En el interior de los hogares, la principal fuente de contaminación del aire es la quema de madera y combustibles fósiles o basados en biomasa para cocinar, calentar o iluminar. Alrededor de 3,8 millones de muertes prematuras son causadas por la contaminación del aire en interiores cada año, la gran mayoría de ellas en el mundo en desarrollo.

En 97 países, 85% de los hogares ya tiene acceso a fuentes de energía más limpias. Pero aún 3.000 millones de personas continúan utilizando combustibles sólidos y chimeneas para cocinar, calentarse e iluminar. La adopción de estufas o calentadores más limpios y modernos puede reducir los riesgos de enfermedades y salvar vidas.

En el transporte

Por otra parte, el creciente sector del transporte es responsable de casi una cuarta parte de todas las emisiones de dióxido de carbono relacionadas con la energía, a las cuales se atribuyen casi 400.000 muertes prematuras. Alrededor de la mitad de todas las muertes por contaminación del aire causadas por el transporte se deben a las emisiones de diésel. Por otro lado, las personas que viven más cerca de las principales arterias de tránsito tienen hasta 12% más de probabilidades de ser diagnosticadas con demencia.
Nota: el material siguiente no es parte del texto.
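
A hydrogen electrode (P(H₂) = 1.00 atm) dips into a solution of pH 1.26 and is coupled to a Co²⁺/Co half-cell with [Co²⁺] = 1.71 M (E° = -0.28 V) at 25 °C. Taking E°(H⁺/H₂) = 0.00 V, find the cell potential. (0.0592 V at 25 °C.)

0.20 V

The hydrogen couple is the cathode, so E°_cell = 0.28 V; n = 2.
[H⁺] = 10^(−1.26) = 0.055 M, and Q = [Co²⁺]·P(H₂) / [H⁺]^2 = 566.
E = E° − (0.0592/2) log Q = 0.28 − (0.0592/2)(2.753) = 0.199 V.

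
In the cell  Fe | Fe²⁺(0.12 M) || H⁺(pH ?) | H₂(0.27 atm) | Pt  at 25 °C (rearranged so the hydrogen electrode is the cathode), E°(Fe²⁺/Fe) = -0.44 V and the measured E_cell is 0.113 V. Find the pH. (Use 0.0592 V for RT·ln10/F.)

E°_cell = 0.44 V and n = 2.
log Q = n(E° − E)/0.0592 = 2×(0.44 − 0.113)/0.0592 = 11.047.
With Q = [Fe²⁺]·P(H₂) / [H⁺]^2, solving for [H⁺] gives log[H⁺] = -6.268, so pH = 6.27.

pH = 6.27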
Reducir las emisiones de los vehículos es una intervención importante para mejorar la calidad del aire, especialmente en las áreas urbanas. Las políticas y normas que requieren el uso de combustibles más limpios y estándares avanzados de emisiones de los vehículos pueden ayudar a minimizar la contaminación causada por el transporte hasta en 90% o más.
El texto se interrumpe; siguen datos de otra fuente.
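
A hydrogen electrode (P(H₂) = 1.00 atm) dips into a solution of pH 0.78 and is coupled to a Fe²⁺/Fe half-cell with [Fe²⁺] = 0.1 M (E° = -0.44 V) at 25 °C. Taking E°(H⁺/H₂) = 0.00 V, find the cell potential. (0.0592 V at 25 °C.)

0.42 V

The hydrogen couple is the cathode, so E°_cell = 0.44 V; n = 2.
[H⁺] = 10^(−0.78) = 0.17 M, and Q = [Fe²⁺]·P(H₂) / [H⁺]^2 = 3.63.
E = E° − (0.0592/2) log Q = 0.44 − (0.0592/2)(0.560) = 0.423 V.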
Decide qué acciones vas a tomar para combatir la contaminación del aire, desde la Unión de Consumidores de Extremadura te ofrecemos varias:

  • Utiliza el transporte público, comparte vehículo, muévete en bicicleta o camina.
  • Opta por un vehículo híbrido o eléctrico, y solicita taxis eléctricos.
  • Apaga el motor cuando debas permanecer dentro del auto estacionado.
  • Cambia a sistemas y equipos de calefacción de alta eficiencia para tu hogar.
  • Ahorra energía: apaga las luces y los equipos electrónicos cuando no estén en uso.
  • Reciclar es el mejor medio para contribuir a conservar los recursos naturales, y contribuir a mejorar el aire que respiramos.
  • Priorice por los productos locales, frente a los que requieren transporte internacional.